Greater Lowell Vocational

George O’Hare – 6231
Fred Bahou – 6007
Bopha Peou – 3547

The prevailing wisdom has always been that preliminary elections benefit incumbents more than challengers since a poor finish in the preliminary can serve as a wake-up call while a poor finish in the general election can be a stunning loss.  The same thought process was that a challenger had a better chance of ambushing a sleepy incumbent in a general election than in a preliminary.

The last city council election caused me to develop a different opinion about the effect of preliminaries in city elections.  The natural tendency of the closest supporters of a candidate is to be stingy with their votes.  While everyone can cast nine votes for council, if you, your spouse, your sibling or someone else with whom you have a close relationship is a candidate, you’re unlikely to cast votes for anyone but your favorite.  What if you did and the other candidate you voted for defeated your favorite by a single vote?  So there ends up being a lot of “bulleting” which means voting for only one candidate.  But if there is a preliminary election and your candidate finishes very strongly, you can be less concerned about him or her being edged out by a single vote.  Instead, you start thinking about which other candidates would be good complements on the council or school committee to your favorite.  You then vote for someone who could be part of a coalition that would make your favorite’s tenure more successful.  In this way, like-minded candidates who finished relatively poorly in the preliminary, can leapfrog over others in the general election.
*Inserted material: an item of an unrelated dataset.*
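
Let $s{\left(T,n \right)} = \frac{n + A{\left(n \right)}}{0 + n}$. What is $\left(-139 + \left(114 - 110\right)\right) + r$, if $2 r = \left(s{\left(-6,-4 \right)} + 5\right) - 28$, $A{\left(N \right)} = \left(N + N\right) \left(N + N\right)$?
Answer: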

Without getting into names (because I don’t have time to do the research right now), that’s what I think happened in the last city council race.  My point?  Whether or not there is a preliminary election matters.

One Response to Lowell Week in Review: July 26, 2015

  1. Joe S says:

    An exception may be for those election cycles where the council successfully petitions the State Legislature to forego the preliminary election when the candidate count marginally exceeds the limit of 18. For example, if there were 20 candidates, of which 8 were incumbents, foregoing the preliminary election would result in 8 incumbents and 12 “challengers”, whereas those numbers would be 8 and 10 respectively (most likely) had the preliminary election been held. Any anti-incumbent block of voters would have more watering down of the opposition with the former case.